Verfasst von Elli; zuletzt aktualisiert am 20. April 2024
Es war einer der ersten schwülen Tage im Sommer, und ich war gerade dabei, mich aus meiner Depression wieder zu etwas herauszuarbeiten, was man mit den Worten „Ich-Bewusstsein“ oder „Zielgerichtetheit“ oder vielleicht auch nur „Leben“ hätte bezeichnen können.
Ich hatte mich nämlich erst vor Kurzem daran erinnert, wer ich früher einmal gewesen war; dass ich überhaupt mal jemand gewesen war, jemand mit Ideen und Plänen, und ich war festen Willens, noch heute zu dieser Person zurückzukehren, koste es, was es wolle.
Heute war der Tag, sagte ich mir. Heute würde ich zu der Version von mir zurückfinden, die ich gemocht hatte. Heute würde ich endlich die Dinge tun, die ich mir schon lange vorgenommen hatte. Ich würde die Dinge anpacken, so wie früher auch.
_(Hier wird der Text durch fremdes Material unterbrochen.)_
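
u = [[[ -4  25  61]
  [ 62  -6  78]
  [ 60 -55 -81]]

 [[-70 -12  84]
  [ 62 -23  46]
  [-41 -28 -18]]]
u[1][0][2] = 84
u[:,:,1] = [[25, -6, -55], [-12, -23, -28]]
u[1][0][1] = -12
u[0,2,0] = 60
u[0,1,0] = 62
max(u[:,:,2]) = 84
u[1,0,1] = -12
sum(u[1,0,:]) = 2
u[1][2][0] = -41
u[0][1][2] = 78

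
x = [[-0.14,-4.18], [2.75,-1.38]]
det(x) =11.688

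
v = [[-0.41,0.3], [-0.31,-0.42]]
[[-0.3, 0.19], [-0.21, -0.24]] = v @ [[0.71, -0.03], [-0.03, 0.6]]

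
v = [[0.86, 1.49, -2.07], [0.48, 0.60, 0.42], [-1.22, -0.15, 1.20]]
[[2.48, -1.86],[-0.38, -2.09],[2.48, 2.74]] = v @ [[-3.08, -2.92],[2.37, -0.62],[-0.77, -0.76]]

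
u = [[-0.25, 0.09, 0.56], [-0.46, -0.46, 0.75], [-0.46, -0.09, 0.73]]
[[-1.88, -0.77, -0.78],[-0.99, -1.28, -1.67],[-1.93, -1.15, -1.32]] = u@[[0.25, 0.63, 0.86], [-2.70, 0.29, 0.89], [-2.82, -1.14, -1.15]]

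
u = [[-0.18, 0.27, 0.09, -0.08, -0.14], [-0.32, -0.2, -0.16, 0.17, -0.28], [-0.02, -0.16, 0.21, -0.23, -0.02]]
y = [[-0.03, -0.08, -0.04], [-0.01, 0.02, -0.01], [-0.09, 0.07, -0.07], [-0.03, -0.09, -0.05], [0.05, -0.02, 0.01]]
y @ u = [[0.03,0.01,0.00,-0.00,0.03],[-0.0,-0.01,-0.01,0.01,-0.00],[-0.00,-0.03,-0.03,0.04,-0.01],[0.04,0.02,0.00,-0.00,0.03],[-0.0,0.02,0.01,-0.01,-0.00]]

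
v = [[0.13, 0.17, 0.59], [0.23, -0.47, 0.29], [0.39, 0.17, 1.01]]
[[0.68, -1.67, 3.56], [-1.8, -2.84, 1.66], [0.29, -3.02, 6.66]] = v@ [[-3.1, 2.11, 4.51], [2.93, 4.29, 1.52], [0.99, -4.53, 4.6]]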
Ich würde ein Zukunftsgefühl entwickeln.
Ich ging in der Küche umher, räumte Dinge an ihren Platz, wischte Krümel vom Küchentisch, holte meinen Laptop und setzte Kaffee auf; ich traute mir noch nicht ganz, aber ich wollte es zumindest versuchen. Ich atmete tief durch. Heute würde ich eine zukunftsfähige Version Mensch von mir wiederbeleben. Ich würde einen Artikel schreiben, diverse Dinge erledigen und am Ende des Tages stolz auf mich sein.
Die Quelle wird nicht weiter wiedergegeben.